Lack of funds for policing in Scottish budget means Police Scotland will find it harder to fulfil its ambitions for community policing, says Rob Hay, President of the Association of Scottish Police Superintendents.

One of the clearest ambitions set out by Chief Constable Jo Farrell has been for Police Scotland to rebuild and strengthen community policing. This means more visible officers, deeper local knowledge, stronger relationships, and earlier intervention to prevent harm rather than simply responding once it has occurred. It is a direction that resonates strongly with public expectation and reflects what communities consistently say they value most from policing. Community policing is the cornerstone of the Scottish policing tradition.
The recently announced Scottish Budget makes that ambition significantly harder to realise – arguably impossible without painful cuts and service reductions in other areas.
This is not a question of leadership intent. The Chief Constable’s plan is coherent, evidence-led and aligned with modern policing practice. It is well-supported by a committed workforce who want to give better service to the public.
The difficulty lies in the widening gap between what is required to deliver that vision and the resources now available. While the policing settlement includes a £90 million uplift, it falls far short of what Police Scotland itself assessed was necessary simply to maintain existing service levels – before any meaningful expansion of community capacity is contemplated.
Community policing is often discussed as if it were primarily a matter of redeployment – moving officers from specialist functions back into neighbourhoods. In reality, it depends on having sufficient overall capacity across the whole system.
Demand arising from serious violence, public protection, cyber-enabled crime, major investigations and public order does not diminish because communities are prioritised. Community policing is one part of the complex ecosystem that is modern policing: Changes in one area affect that system in its entirety. When those pressures intensify, local policing officers are drawn away from their communities, however strong the strategic commitment to keep them there.

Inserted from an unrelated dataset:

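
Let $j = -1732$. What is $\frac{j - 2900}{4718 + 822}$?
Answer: $- \frac{1158}{1385} \approx -0.8361$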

The impact of this funding gap is unlikely to be sudden or spectacular. Instead, it will be incremental and cumulative. Community teams will continue to exist, but they will be thinner. Officers will spend more time abstracted to cover events or urgent pressures elsewhere; leaving less time for the proactive engagement, problem-solving and partnership work that make community policing effective. Visibility becomes inconsistent. Continuity is harder to maintain. Local knowledge declines. The preventative benefits that community policing promises are delayed or diluted.
For the public, these changes will be all too familiar: Fewer local officers, slower follow-up, less time for reassurance or early intervention. Over time, the effect becomes chronic. Problems that might once have been addressed early escalate instead. Trust becomes harder to sustain. Demand increases rather than reduces, placing further strain on an already stretched system.
It is also important to recognise that community policing cannot be built on goodwill alone. It requires leadership, training, analytical support and the space for officers to act locally rather than constantly react to crises. These enabling functions are essential to long-term effectiveness, yet they are often the first to be squeezed when budgets tighten. Investment to develop and improve services is cut, placing further inefficiencies and strain across the system. Keep squeezing hard and the balloon will burst; things will go wrong and previous ‘lessons learned’ will be forgotten.
The Chief’s vision is the right one. The risk now is that progress atrophies, any gains are fragile and attempts at transformations stagnate. The public will still see policing, but it will feel more transactional and less connected. This is not the result of diminished ambition, but of constrained capacity.
If community policing is to be more than an aspiration – if it is to form the foundation of public safety in Scotland – then it must be supported by funding that matches the scale of the task. Without that, change is inevitable and the quality of the public service people rely upon will quietly, but steadily, be diminished.